Massa membawa sejumlah tuntutan terkait dugaan persoalan pengelolaan keuangan yang berkaitan dengan unsur pimpinan DPRD Jeneponto. Mereka menilai, lembaga legislatif sebagai representasi masyarakat semestinya terbuka ketika publik datang meminta penjelasan mengenai penggunaan anggaran daerah.
Dalam aksi tersebut, massa mengusung slogan “3 Pimpinan DPRD dan 37 Anggota Hilang, Dicari Rakyat”. Narasi itu menjadi kritik karena saat massa mendatangi Gedung DPRD, para wakil rakyat yang diharapkan dapat memberikan penjelasan tidak ditemui.
Situasi kemudian memanas ketika massa masuk dan menduduki ruang rapat paripurna sebagai bentuk mosi tidak percaya terhadap tiga pimpinan DPRD Jeneponto.
Aliansi menegaskan, persoalan dugaan kelebihan pembayaran yang menjadi sorotan tidak semestinya berhenti pada surat kesanggupan atau jaminan.
Jika berdasarkan hasil pemeriksaan terdapat kewajiban pengembalian uang daerah, massa meminta penyelesaiannya dilakukan secara nyata, terukur, dan dapat dipertanggungjawabkan kepada publik.
Lima Tuntutan Aliansi
Aliansi Amarah Rakyat Turatea menyampaikan lima tuntutan utama:
Mendesak pihak yang memiliki kewajiban mengembalikan kelebihan pembayaran untuk segera menyelesaikan pengembalian uang daerah sesuai hasil pemeriksaan dan ketentuan hukum.
Meminta tindak lanjut hasil pemeriksaan tidak berhenti pada surat kesanggupan atau jaminan, tetapi diwujudkan dalam penyelesaian yang konkret dan terukur.
Mendesak aparat penegak hukum dan lembaga pengawasan menindaklanjuti secara profesional apabila ditemukan indikasi perbuatan melawan hukum atau tindak pidana korupsi.
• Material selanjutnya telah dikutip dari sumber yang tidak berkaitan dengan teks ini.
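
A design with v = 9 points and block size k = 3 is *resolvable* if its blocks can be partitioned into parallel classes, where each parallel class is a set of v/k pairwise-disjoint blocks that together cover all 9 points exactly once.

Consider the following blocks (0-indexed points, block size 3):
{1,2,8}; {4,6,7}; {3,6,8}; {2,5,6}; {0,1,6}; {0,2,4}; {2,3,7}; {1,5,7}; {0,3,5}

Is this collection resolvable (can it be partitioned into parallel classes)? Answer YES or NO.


v = 9, block size k = 3, number of blocks = 9.
For resolvability, blocks must partition into parallel classes of size v/k = 3.
Total blocks must therefore be a multiple of 3: 9 = 3·3 + 0 ⇒ divisible ✓.
Consider block {2,5,6}. It intersects every other block in the collection, so no parallel class of size 3 can contain it.
Since every block must belong to some parallel class in a resolution, the collection cannot be partitioned into parallel classes.
Resolvable? NO.

NO


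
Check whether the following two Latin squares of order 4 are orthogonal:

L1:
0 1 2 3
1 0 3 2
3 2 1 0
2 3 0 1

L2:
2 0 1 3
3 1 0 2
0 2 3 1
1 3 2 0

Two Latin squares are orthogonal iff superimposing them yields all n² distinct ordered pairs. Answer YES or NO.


Form the n² = 16 superimposed pairs (L1[i][j], L2[i][j]), row by row (rows and columns indexed from 0):
row 0: (0,2) (1,0) (2,1) (3,3)
row 1: (1,3) (0,1) (3,0) (2,2)
row 2: (3,0) (2,2) (1,3) (0,1)
row 3: (2,1) (3,3) (0,2) (1,0)
Orthogonality requires all 16 pairs distinct.
But the pair (3,0) repeats: cell (1,2) has L1 = 3, L2 = 0, and cell (2,0) has L1 = 3, L2 = 0.
A repeated pair means some other pair never occurs (only 8 distinct pairs out of 16), so the squares are not orthogonal.
Conclusion: NO.

NO


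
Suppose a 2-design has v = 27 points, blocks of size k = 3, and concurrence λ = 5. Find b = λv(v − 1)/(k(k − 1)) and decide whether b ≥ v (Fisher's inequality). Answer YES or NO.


b = λv(v − 1)/(k(k − 1)) = 5·27·26/(3·2) = 3510/6 = 585.
Compare with v = 27: b ≥ v, so Fisher's inequality holds.

YES


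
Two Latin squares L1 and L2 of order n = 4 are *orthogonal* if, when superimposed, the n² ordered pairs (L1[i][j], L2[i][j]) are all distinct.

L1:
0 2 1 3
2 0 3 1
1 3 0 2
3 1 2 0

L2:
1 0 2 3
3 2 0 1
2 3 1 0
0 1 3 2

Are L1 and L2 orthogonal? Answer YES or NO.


Form the n² = 16 superimposed pairs (L1[i][j], L2[i][j]), row by row (rows and columns indexed from 0):
row 0: (0,1) (2,0) (1,2) (3,3)
row 1: (2,3) (0,2) (3,0) (1,1)
row 2: (1,2) (3,3) (0,1) (2,0)
row 3: (3,0) (1,1) (2,3) (0,2)
Orthogonality requires all 16 pairs distinct.
But the pair (1,2) repeats: cell (0,2) has L1 = 1, L2 = 2, and cell (2,0) has L1 = 1, L2 = 2.
A repeated pair means some other pair never occurs (only 8 distinct pairs out of 16), so the squares are not orthogonal.
Conclusion: NO.

NO


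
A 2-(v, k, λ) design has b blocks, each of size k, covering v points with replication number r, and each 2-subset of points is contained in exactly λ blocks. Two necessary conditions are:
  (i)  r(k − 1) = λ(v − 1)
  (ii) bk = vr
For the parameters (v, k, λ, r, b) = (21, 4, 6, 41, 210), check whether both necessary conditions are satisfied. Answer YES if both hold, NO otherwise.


Condition (i): r(k − 1) = 41·3 = 123; λ(v − 1) = 6·20 = 120. Match? NO.
Condition (ii): bk = 210·4 = 840; vr = 21·41 = 861. Match? NO.
Both conditions hold? NO.

NO


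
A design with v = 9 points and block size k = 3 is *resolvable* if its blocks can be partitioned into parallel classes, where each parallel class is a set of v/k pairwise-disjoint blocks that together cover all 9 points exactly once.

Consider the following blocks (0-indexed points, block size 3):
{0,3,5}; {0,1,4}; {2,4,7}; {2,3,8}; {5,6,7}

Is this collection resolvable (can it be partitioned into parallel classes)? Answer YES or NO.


v = 9, block size k = 3, number of blocks = 5.
For resolvability, blocks must partition into parallel classes of size v/k = 3.
Total blocks must therefore be a multiple of 3: 5 = 3·1 + 2 ⇒ not divisible ✗.
Resolvable? NO.

NO


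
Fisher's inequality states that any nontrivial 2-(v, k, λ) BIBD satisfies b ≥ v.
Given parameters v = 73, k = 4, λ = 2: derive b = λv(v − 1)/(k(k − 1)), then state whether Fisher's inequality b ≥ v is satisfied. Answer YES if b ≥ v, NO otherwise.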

Mendesak Kejari Jeneponto melakukan pemeriksaan menyeluruh terhadap perencanaan, pelaksanaan, pembayaran hingga pertanggungjawaban belanja makanan dan minuman rumah jabatan pimpinan DPRD.
Meminta pengelolaan keuangan daerah dilakukan secara transparan, akuntabel, efisien, taat aturan, serta berorientasi pada kepentingan masyarakat.
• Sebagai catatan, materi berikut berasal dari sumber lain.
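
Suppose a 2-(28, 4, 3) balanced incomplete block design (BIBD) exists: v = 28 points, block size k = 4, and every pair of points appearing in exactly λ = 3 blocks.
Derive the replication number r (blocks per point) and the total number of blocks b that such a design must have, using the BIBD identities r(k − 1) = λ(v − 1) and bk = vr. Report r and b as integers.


Any 2-(v, k, λ) BIBD satisfies two necessary conditions:
  (i)  Each point sits in r blocks, and counting incidences through any fixed point gives r(k − 1) = λ(v − 1), so r = λ(v − 1)/(k − 1).
  (ii) Total incidences bk = vr, so b = vr/k.
Step 1: r = λ(v − 1)/(k − 1) = 3·(28 − 1)/(4 − 1) = 3·27/3 = 81/3 = 27.
Step 2: b = vr/k = 28·27/4 = 756/4 = 189.
Check integrality: r = 27 ∈ Z ✓, b = 189 ∈ Z ✓.
(These identities are necessary conditions: they determine r and b for any design with these parameters, but do not by themselves prove that one exists.)

r = 27, b = 189.


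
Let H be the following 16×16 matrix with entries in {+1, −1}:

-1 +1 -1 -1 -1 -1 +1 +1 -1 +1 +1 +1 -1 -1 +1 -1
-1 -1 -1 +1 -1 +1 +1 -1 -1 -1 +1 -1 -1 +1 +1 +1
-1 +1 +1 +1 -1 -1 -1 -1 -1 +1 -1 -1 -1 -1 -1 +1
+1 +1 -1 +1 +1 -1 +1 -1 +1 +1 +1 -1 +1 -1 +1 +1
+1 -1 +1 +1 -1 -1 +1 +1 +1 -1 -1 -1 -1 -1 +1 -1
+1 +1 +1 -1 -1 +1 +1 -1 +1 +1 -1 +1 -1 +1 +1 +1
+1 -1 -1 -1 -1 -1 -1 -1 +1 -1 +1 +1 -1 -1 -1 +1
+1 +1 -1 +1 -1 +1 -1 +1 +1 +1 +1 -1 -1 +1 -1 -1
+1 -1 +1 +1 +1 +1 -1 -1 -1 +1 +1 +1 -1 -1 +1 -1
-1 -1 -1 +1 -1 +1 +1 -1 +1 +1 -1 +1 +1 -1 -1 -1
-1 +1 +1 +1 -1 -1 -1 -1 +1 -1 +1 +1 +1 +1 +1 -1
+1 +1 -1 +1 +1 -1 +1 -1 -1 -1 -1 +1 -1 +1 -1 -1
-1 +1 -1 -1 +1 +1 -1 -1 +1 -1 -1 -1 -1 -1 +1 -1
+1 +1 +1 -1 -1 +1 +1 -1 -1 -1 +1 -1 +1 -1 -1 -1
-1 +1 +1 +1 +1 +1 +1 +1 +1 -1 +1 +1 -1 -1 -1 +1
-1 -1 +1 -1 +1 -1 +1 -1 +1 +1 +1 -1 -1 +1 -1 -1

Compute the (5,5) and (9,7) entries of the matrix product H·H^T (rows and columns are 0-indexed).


Row 5 of H: [1, 1, 1, -1, -1, 1, 1, -1, 1, 1, -1, 1, -1, 1, 1, 1].
Row 7 of H: [1, 1, -1, 1, -1, 1, -1, 1, 1, 1, 1, -1, -1, 1, -1, -1].
Row 9 of H: [-1, -1, -1, 1, -1, 1, 1, -1, 1, 1, -1, 1, 1, -1, -1, -1].
(H·H^T)[5][5] = Σ_j H[5][j]·H[5][j] = (1)² + (1)² + (1)² + (-1)² + (-1)² + (1)² + (1)² + (-1)² + (1)² + (1)² + (-1)² + (1)² + (-1)² + (1)² + (1)² + (1)² = 1 + 1 + 1 + 1 + 1 + 1 + 1 + 1 + 1 + 1 + 1 + 1 + 1 + 1 + 1 + 1 = 16.
(H·H^T)[9][7] = Σ_j H[9][j]·H[7][j] = (-1)·(1) + (-1)·(1) + (-1)·(-1) + (1)·(1) + (-1)·(-1) + (1)·(1) + (1)·(-1) + (-1)·(1) + (1)·(1) + (1)·(1) + (-1)·(1) + (1)·(-1) + (1)·(-1) + (-1)·(1) + (-1)·(-1) + (-1)·(-1) = -1 + -1 + 1 + 1 + 1 + 1 + -1 + -1 + 1 + 1 + -1 + -1 + -1 + -1 + 1 + 1 = 0.
So rows 9 and 7 are orthogonal; the diagonal entry equals n = 16.

(5,5) entry = 16; (9,7) entry = 0.


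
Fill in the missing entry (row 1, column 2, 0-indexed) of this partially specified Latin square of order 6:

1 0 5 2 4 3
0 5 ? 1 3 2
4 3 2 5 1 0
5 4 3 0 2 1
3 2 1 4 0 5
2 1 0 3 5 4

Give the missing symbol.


Row 1 contains symbols [0, 1, 2, 3, 5] — missing [4].
Column 2 contains symbols [0, 1, 2, 3, 5] — missing [4].
The missing symbol must appear in both missing sets; intersection = [4].
Therefore the hidden value is 4.

Missing value = 4.


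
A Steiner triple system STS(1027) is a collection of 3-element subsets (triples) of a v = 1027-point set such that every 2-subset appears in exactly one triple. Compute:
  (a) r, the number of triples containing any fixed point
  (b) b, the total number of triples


An STS(v) is a 2-(v, 3, 1) BIBD: block size k = 3, λ = 1.
Replication: r(k − 1) = λ(v − 1) ⇒ r·2 = 1027 − 1 = 1026 ⇒ r = 513.
Block count: b = v(v − 1)/6 = 1027·1026/6 = 1053702/6 = 175617.
(Check via bk = vr: 175617·3 = 526851 = 1027·513 = 526851 ✓.)

r = 513, b = 175617.


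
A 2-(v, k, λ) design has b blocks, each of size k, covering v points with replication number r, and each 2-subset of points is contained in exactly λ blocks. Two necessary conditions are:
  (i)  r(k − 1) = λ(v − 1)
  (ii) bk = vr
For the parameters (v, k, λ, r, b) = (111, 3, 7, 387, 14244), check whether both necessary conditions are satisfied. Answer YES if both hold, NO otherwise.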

Aliansi juga menyoroti nilai dugaan kerugian keuangan negara yang disebut dalam aksi mencapai kurang lebih Rp1,032 miliar. Angka tersebut menjadi bagian dari persoalan yang mereka minta untuk ditelusuri dan diverifikasi oleh lembaga berwenang.
Jenderal Lapangan Aliansi Amarah Rakyat Turatea, Jatong Jalarambang, mengatakan
” aksi tersebut merupakan bagian dari fungsi kontrol masyarakat terhadap penyelenggaraan pemerintahan dan tata kelola keuangan daerah. dan Kami akan terus mengawal tuntutan hingga terdapat kejelasan mengenai tindak lanjut hasil pemeriksaan dan pertanggungjawaban pihak-pihak yang memiliki kewajiban.
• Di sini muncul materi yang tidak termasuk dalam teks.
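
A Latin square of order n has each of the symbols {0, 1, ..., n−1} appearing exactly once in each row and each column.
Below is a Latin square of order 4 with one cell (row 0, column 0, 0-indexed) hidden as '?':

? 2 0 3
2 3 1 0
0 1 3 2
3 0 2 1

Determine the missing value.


Row 0 contains symbols [0, 2, 3] — missing [1].
Column 0 contains symbols [0, 2, 3] — missing [1].
The missing symbol must appear in both missing sets; intersection = [1].
Therefore the hidden value is 1.

Missing value = 1.


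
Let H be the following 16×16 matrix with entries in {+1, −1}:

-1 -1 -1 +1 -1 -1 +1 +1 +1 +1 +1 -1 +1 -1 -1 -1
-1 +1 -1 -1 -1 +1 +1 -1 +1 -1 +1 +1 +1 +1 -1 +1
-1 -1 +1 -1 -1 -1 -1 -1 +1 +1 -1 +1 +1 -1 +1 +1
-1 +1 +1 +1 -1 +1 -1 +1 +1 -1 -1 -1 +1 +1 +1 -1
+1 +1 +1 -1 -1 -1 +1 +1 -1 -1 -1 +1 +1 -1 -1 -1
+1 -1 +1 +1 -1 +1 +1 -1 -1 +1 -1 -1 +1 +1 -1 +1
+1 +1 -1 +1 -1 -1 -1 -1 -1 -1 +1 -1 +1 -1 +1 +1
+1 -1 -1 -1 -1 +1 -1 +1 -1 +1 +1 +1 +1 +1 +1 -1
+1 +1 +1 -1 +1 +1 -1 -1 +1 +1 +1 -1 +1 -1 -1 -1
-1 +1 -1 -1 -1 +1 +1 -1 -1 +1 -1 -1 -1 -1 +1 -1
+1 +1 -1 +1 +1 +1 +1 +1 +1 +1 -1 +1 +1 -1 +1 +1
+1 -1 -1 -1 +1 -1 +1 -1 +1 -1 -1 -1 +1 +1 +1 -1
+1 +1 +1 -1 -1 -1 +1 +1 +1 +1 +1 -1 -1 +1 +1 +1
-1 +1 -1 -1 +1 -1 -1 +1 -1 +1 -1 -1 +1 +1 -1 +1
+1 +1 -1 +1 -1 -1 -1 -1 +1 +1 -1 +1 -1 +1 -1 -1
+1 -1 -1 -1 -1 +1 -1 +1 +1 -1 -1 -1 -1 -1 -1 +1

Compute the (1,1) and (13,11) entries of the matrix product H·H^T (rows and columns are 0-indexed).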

Kami juga meminta DPRD Jeneponto tidak menutup diri terhadap kritik serta membuka ruang informasi publik terkait penggunaan anggaran yang bersumber dari uang rakyat.” Jelasnya.
Hingga rilis ini disusun, belum diperoleh tanggapan atau klarifikasi dari unsur pimpinan maupun anggota DPRD Jeneponto terkait tuntutan massa.